比如说:Needless/jj to/to say/vb ,/, I/ppss was/bedz furious/jj at/in this/dt unparalleled/jj intrusion/nn upon/in free/jj enterprise/nn ./. How/wrb dared/vbn they/ppss
我想知道有没有办法读取这个文件,去掉词性标签,这样结果就变成:
Needless to say , I was furious at this unparalleled intrusion upon free enterprise . How dared they
简单来说,我想去掉每个单词后面的斜杠(/)及其后面的内容。
words = re.findall('\w+',open(input_file).read())

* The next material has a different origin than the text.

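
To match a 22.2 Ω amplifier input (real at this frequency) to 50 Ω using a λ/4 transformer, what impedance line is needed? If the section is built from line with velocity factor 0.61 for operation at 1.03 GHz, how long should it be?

Z_qwt = √(Z_0·R_L) = √(50 × 22.2) = √1110
λ = 0.61·c/f = 0.178 m, so l = λ/4 = 0.0444 m

Z_qwt ≈ 33.3 Ω; length ≈ 4.44 cm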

上面的代码可以去掉斜杠,但像 jj、ppss 这样的缩写还是会出现。 所以,我该怎么做才能去掉斜杠后面跟着的任何字符呢?
3 个回答
0
这段代码考虑到了Wooble的评论,以及你需要处理字符串列表的需求,按照我所理解的:
li = [ ('//Needless/jj to/to say/vb ,/, '
'I/ppss was/bedz fur/ious/jj at/in this/dt '
'unparalleled/jj intrusion/nn upon/in '
'free/jj enterprise/nn ./. '
'How/wrb dared/vbn they/ppss'),
'/Before/jj to/to say/vb ,/, /I/ppss am/bedz h/a/p/p/y/jj']
import re
def clean(s,r=re.compile('(?<![\s/])/[^\s/]+(?![\S/])')):
return r.sub('',s)
x = map(clean, li)
print '\n\n'.join(x)
结果
//Needless to say , I was fur/ious at this unparalleled intrusion upon free enterprise . How dared they
/Before to say , /I am h/a/p/p/y
1
正如Wooble所建议的,你可以通过在列表推导式中嵌套两个分割来实现这个功能:
s = 'Needless/jj to/to say/vb ,/, I/ppss was/bedz furious/jj at/in this/dt unparalleled/jj intrusion/nn upon/in free/jj enterprise/nn ./.'
print " ".join(word.split("/")[0] for word in s.split())
输出结果:
Needless to say , I was furious at this unparalleled intrusion upon free enterprise .
s.split()
这个方法会把句子拆分成一个个单独的词。word.split("/")
则是把英文单词(或者标点符号)和它的词性分开。word.split("/")[0]
只选择英文单词,舍弃词性。" ".join()
会把得到的英文单词列表合并成一个完整的字符串。
4
这样可以吗?
>>> import re
>>> s = 'Needless/jj to/to say/vb ,/, I/ppss was/bedz furious/jj at/in this/dt unparalleled/jj intrusion/nn upon/in free/jj enterprise/nn ./.'
>>> re.sub(r'/[^\s]+','',s)
'Needless to say , I was furious at this unparalleled intrusion upon free enterprise .'
这段代码的作用就是删除任何以 /
开头的文本,直到遇到空格为止。